For all types of chronic pain, NICE recommends a person-centred assessment with shared decision-making to develop an individualised care and support plan. Conventional disease-modifying anti-rheumatic drug (cDMARD) monotherapy (methotrexate, leflunomide, sulfasalazine or hydroxychloroquine) should be used first-line with the aim of achieving remission or low disease activity. Biological (including TNF-alpha inhibitors and IL-6 inhibitors) and targeted synthetic DMARDs (JAK inhibitors) may be required and short courses of glucocorticoids can be used for managing flares. This management will usually be undertaken by the patient’s rheumatologist and GP.
NSAIDs (traditional or cox II selective inhibitors) can be considered at the lowest effective dose for the shortest possible time with a PPI. There is little difference in the anti-inflammatory activity of different NSAIDs, but an individual’s response and tolerance can vary considerably so patients who do not respond to one may respond to another. TENS and wax baths can also be considered.

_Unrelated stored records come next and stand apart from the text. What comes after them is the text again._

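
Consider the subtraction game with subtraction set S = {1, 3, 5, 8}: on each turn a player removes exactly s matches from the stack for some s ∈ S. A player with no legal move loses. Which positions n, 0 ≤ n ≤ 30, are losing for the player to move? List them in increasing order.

G(0) = 0
G(1) = mex{0} = 1
G(2) = mex{1} = 0
G(3) = mex{0,0} = 1
G(4) = mex{1,1} = 0
G(5) = mex{0,0,0} = 1
G(6) = mex{1,1,1} = 0
G(7) = mex{0,0,0} = 1
G(8) = mex{1,1,1,0} = 2
G(9) = mex{2,0,0,1} = 3
G(10) = mex{3,1,1,0} = 2
G(11) = mex{2,2,0,1} = 3
G(12) = mex{3,3,1,0} = 2
G(13) = mex{2,2,2,1} = 0
G(14) = mex{0,3,3,0} = 1
G(15) = mex{1,2,2,1} = 0
G(16) = mex{0,0,3,2} = 1
G(17) = mex{1,1,2,3} = 0
G(18) = mex{0,0,0,2} = 1
G(19) = mex{1,1,1,3} = 0
G(20) = mex{0,0,0,2} = 1
G(21) = mex{1,1,1,0} = 2
G(22) = mex{2,0,0,1} = 3
G(23) = mex{3,1,1,0} = 2
G(24) = mex{2,2,0,1} = 3
G(25) = mex{3,3,1,0} = 2
G(26) = mex{2,2,2,1} = 0
G(27) = mex{0,3,3,0} = 1
G(28) = mex{1,2,2,1} = 0
G(29) = mex{0,0,3,2} = 1
G(30) = mex{1,1,2,3} = 0
P-positions are exactly the n with G(n) = 0.

0, 2, 4, 6, 13, 15, 17, 19, 26, 28, 30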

Patients should have access to a multidisciplinary team including specialist physiotherapists, occupational therapists and podiatrists. Psychological interventions such as relaxation, stress management and cognitive coping skills should be offered. Patients can be encouraged to adopt a Mediterranean diet.

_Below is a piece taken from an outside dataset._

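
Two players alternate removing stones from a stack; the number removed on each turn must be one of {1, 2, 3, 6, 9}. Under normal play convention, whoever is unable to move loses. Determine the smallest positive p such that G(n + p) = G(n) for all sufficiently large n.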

Intra-articular steroid injections may be considered. Research has suggested intra-articular pulsed radiofrequency stimulation may have a role in delaying cartilage destruction.
An early surgical opinion should be sought if there is persistent pain due to joint damage or other identifiable soft issue cause, worsening joint function, progressive deformity or persistent localised synovitis that does not respond to optimal non-surgical management.
An urgent MRI and surgical opinion should be requested if there are any signs/symptoms suggesting cervical myelopathy (paraesthesia, weakness, unsteadiness, reduced power, extensor plantar reflexes).